The disadvantage of the direct power supply method is that a trouble in an instrumentation and control system has an adverse effect on another instrumentation and control system through the power line due to direct connection of a plurality of instrumentation and control systems to the same power supply. For example, in the event that an abnormally high voltage makes its way into a first instrumentation and control system through connection of the transmitter or actuator therewith, by induction or contact with a high voltage, the circuit elements in each unit of the first instrumentation and control system may be damaged, or continuous application of abnormally high voltages results in the same effect as of successive occurrence of noise. This gives rise to erroneous operation, deteriorating the control characteristics. Not only that, the abnormal voltage is undesirably led to a second instrumentation and control system through voltage lines, thus damaging or deteriorating the control characteristics of the circuit elements in each unit of the second instrumentation and control system. Also, if the power supply is short-circuited in a given unit of the first instrumentation and control system, an excess current protection circuit in the stabilized DC power source is actuated, with the result that power to the second instrumentation and control system is cut off, thus rendering the same inoperative.

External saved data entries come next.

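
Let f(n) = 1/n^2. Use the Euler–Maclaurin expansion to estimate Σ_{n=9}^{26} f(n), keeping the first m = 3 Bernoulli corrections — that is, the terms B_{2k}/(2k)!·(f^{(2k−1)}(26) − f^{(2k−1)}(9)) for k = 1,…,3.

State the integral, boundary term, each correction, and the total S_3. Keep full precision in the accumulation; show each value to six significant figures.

S_3 ≈ 0.0797806

The integral term ∫_9^26 1/x^2 dx = 0.0726496.
Boundary: ½(f(9) + f(26)) = ½(0.0123457 + 0.00147929) = 0.00691248.
So far: 0.0795621.
Correction k=1: B_{2}/2! · (f^{(1)}(26) − f^{(1)}(9)) = 1/12 · (-0.000113792 − (-0.00274348)) = 0.000219141.
After k=1: 0.0797812.
Correction k=2: B_{4}/4! · (f^{(3)}(26) − f^{(3)}(9)) = −1/720 · (-2.01997e-06 − (-0.000406442)) = -5.61697e-07.
After k=2: 0.0797806.
Correction k=3: B_{6}/6! · (f^{(5)}(26) − f^{(5)}(9)) = 1/30240 · (-8.96436e-08 − (-0.000150534)) = 4.97502e-09.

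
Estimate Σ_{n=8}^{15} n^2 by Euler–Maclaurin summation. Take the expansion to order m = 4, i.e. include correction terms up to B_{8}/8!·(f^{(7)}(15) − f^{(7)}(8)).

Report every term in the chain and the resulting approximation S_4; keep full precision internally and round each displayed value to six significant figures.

Integral: ∫_8^15 x^2 dx = 954.333.
Endpoint term: (f(8) + f(15))/2 = (64.0000 + 225.000)/2 = 144.500.
So far: 1098.83.
Correction k=1: B_{2}/2! · (f^{(1)}(15) − f^{(1)}(8)) = 1/12 · (30.0000 − 16.0000) = 1.16667.
Running total after k=1: 1100.00.
Correction k=2: B_{4}/4! · (f^{(3)}(15) − f^{(3)}(8)) = −1/720 · (0.00000 − 0.00000) = 0.00000.
Running total after k=2: 1100.00.
Correction k=3: B_{6}/6! · (f^{(5)}(15) − f^{(5)}(8)) = 1/30240 · (0.00000 − 0.00000) = 0.00000.
Running total after k=3: 1100.00.
Correction k=4: B_{8}/8! · (f^{(7)}(15) − f^{(7)}(8)) = −1/1209600 · (0.00000 − 0.00000) = 0.00000.

S_4 ≈ 1100.00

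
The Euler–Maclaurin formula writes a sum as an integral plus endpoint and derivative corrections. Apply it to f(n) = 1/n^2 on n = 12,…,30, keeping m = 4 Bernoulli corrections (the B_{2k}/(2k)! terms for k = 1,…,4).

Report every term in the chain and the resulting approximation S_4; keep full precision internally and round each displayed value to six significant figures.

Integral: ∫_12^30 1/x^2 dx = 0.0500000.
½[f(12) + f(30)] = ½[0.00694444 + 0.00111111] = 0.00402778.
So far: 0.0540278.
k=1: B_{2}/(2)! × [f^{(1)}(30) − f^{(1)}(12)] = 1/12 × (-7.40741e-05 − (-0.00115741)) = 9.02778e-05.
Partial sum through k=1: 0.0541181.
k=2: B_{4}/(4)! × [f^{(3)}(30) − f^{(3)}(12)] = −1/720 × (-9.87654e-07 − (-9.64506e-05)) = -1.32587e-07.
Partial sum through k=2: 0.0541179.
k=3: B_{6}/(6)! × [f^{(5)}(30) − f^{(5)}(12)] = 1/30240 × (-3.29218e-08 − (-2.00939e-05)) = 6.63391e-10.
Partial sum through k=3: 0.0541179.
k=4: B_{8}/(8)! × [f^{(7)}(30) − f^{(7)}(12)] = −1/1209600 × (-2.04847e-09 − (-7.81429e-06)) = -6.45853e-12.

S_4 ≈ 0.0541179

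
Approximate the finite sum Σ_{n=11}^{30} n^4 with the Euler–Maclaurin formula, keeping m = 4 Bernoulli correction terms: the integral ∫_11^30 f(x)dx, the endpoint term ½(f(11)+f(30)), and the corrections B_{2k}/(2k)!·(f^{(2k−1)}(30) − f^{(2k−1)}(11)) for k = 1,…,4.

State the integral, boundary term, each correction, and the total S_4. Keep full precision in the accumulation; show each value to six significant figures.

S_4 ≈ 5.24867e+06

The integral term ∫_11^30 x^4 dx = 4.82779e+06.
½[f(11) + f(30)] = ½[14641.0 + 810000] = 412320.
So far: 5.24011e+06.
k=1: B_{2}/(2)! × [f^{(1)}(30) − f^{(1)}(11)] = 1/12 × (108000 − 5324.00) = 8556.33.
Partial sum through k=1: 5.24867e+06.
k=2: B_{4}/(4)! × [f^{(3)}(30) − f^{(3)}(11)] = −1/720 × (720.000 − 264.000) = -0.633333.
Partial sum through k=2: 5.24867e+06.
k=3: B_{6}/(6)! × [f^{(5)}(30) − f^{(5)}(11)] = 1/30240 × (0.00000 − 0.00000) = 0.00000.
Partial sum through k=3: 5.24867e+06.
k=4: B_{8}/(8)! × [f^{(7)}(30) − f^{(7)}(11)] = −1/1209600 × (0.00000 − 0.00000) = 0.00000.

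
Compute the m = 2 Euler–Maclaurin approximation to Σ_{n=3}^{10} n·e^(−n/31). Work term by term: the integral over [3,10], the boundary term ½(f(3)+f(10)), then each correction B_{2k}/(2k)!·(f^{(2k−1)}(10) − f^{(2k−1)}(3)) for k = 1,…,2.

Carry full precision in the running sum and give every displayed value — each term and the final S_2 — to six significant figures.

The integral term ∫_3^10 x·e^(−x/31) dx = 36.2233.
Endpoint term: (f(3) + f(10))/2 = (2.72328 + 7.24278)/2 = 4.98303.
Running total after boundary: 41.2064.
Correction k=1: B_{2}/2! · (f^{(1)}(10) − f^{(1)}(3)) = 1/12 · (0.490640 − 0.819913) = -0.0274395.
After k=1: 41.1789.
Correction k=2: B_{4}/4! · (f^{(3)}(10) − f^{(3)}(3)) = −1/720 · (0.00201789 − 0.00274239) = 1.00624e-06.

S_2 ≈ 41.1789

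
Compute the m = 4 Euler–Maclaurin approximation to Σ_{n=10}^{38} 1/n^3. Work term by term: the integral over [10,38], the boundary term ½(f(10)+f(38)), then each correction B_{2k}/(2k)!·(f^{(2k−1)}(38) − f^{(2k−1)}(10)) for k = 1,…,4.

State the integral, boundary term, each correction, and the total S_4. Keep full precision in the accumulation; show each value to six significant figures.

Integral: ∫_10^38 1/x^3 dx = 0.00465374.
Boundary: ½(f(10) + f(38)) = ½(0.00100000 + 1.82242e-05) = 0.000509112.
Integral + boundary = 0.00516285.
Order-1 term: 1/12 · (-1.43876e-06 − (-0.000300000)) = 2.48801e-05.
Running total after k=1: 0.00518773.
Order-2 term: −1/720 · (-1.99274e-08 − (-6.00000e-05)) = -8.33057e-08.
Running total after k=2: 0.00518765.
Order-3 term: 1/30240 · (-5.79605e-10 − (-2.52000e-05)) = 8.33314e-10.
Running total after k=3: 0.00518765.
Order-4 term: −1/1209600 · (-2.88999e-11 − (-1.81440e-05)) = -1.50000e-11.

S_4 ≈ 0.00518765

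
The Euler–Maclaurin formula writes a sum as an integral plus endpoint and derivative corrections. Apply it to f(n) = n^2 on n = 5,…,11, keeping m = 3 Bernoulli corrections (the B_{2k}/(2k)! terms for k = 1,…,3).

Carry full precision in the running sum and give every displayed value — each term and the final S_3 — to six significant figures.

S_3 ≈ 476.000

Integral: ∫_5^11 x^2 dx = 402.000.
Boundary: ½(f(5) + f(11)) = ½(25.0000 + 121.000) = 73.0000.
Running total after boundary: 475.000.
Correction k=1: B_{2}/2! · (f^{(1)}(11) − f^{(1)}(5)) = 1/12 · (22.0000 − 10.0000) = 1.00000.
After k=1: 476.000.
Correction k=2: B_{4}/4! · (f^{(3)}(11) − f^{(3)}(5)) = −1/720 · (0.00000 − 0.00000) = 0.00000.
After k=2: 476.000.
Correction k=3: B_{6}/6! · (f^{(5)}(11) − f^{(5)}(5)) = 1/30240 · (0.00000 − 0.00000) = 0.00000.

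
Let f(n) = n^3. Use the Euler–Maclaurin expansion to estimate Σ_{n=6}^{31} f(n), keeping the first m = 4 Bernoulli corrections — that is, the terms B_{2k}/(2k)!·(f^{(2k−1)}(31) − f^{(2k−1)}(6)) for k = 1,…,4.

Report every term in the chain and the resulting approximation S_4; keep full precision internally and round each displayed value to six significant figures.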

A method often employed to prevent this inconvenience is to insert a fuse in a power lead-in terminal of each unit, which fuse is adapted to burn out in response to the short-circuiting in the power supply. This method, however, greatly undermines the safety of the objects of control. In ordinary plant operation the direction in which the actuator is closed or opened is selected in such a manner as to orient the plant operation in a safe direction at the time of power failure. In other words, the actuator is operated in a safe direction when the signal to the actuator, namely, the output signal of the output converter is zero. This output signal in a safe direction is incapable of being produced in response to the burning out of any of the fuses inserted in the power circuits of the respective units of an instrumentation and control system. In the aforementioned case involving a flow rate as a process variable, for example, the burning out of the fuse of the output converter renders the output thereof zero, thus directing the plant operation in a safe mode. In the case where one of the fuses inserted in the power circuits of the input converter, the rooter amplifier and the PID controller burns out with the output converter operative, however, it is impossible to orient the output of the output converter in the safe direction.
This shortcoming of the direct supply method is even more aggravated from the viewpoint of safety of the plant operation when the number of instrumentation and control systems deriving power from a single stabilized DC power supply reaches as large as several tens of loops.
In the insulated power supply method in which a DC-DC converter with a transformer is provided at the power supply terminals of each unit and an insulated power supply is used as a circuit power source, by contrast, the effect of a trouble of one instrumentation and control system on another accompanying the above-mentioned direct power supply method is eliminated by the transformer of the DC-DC converter. In spite of this, the disadvantage remains unresolved that the aforementioned actuator terminal cannot be oriented in the safe direction in the event of a power failure caused by the burning out of the fuse in such units as the input converter and the PID controller or a fault of the DC-DC converter. Further, the fact that each unit must be provided with a DC-DC converter leads to a complicated circuit configuration as well as to a high cost.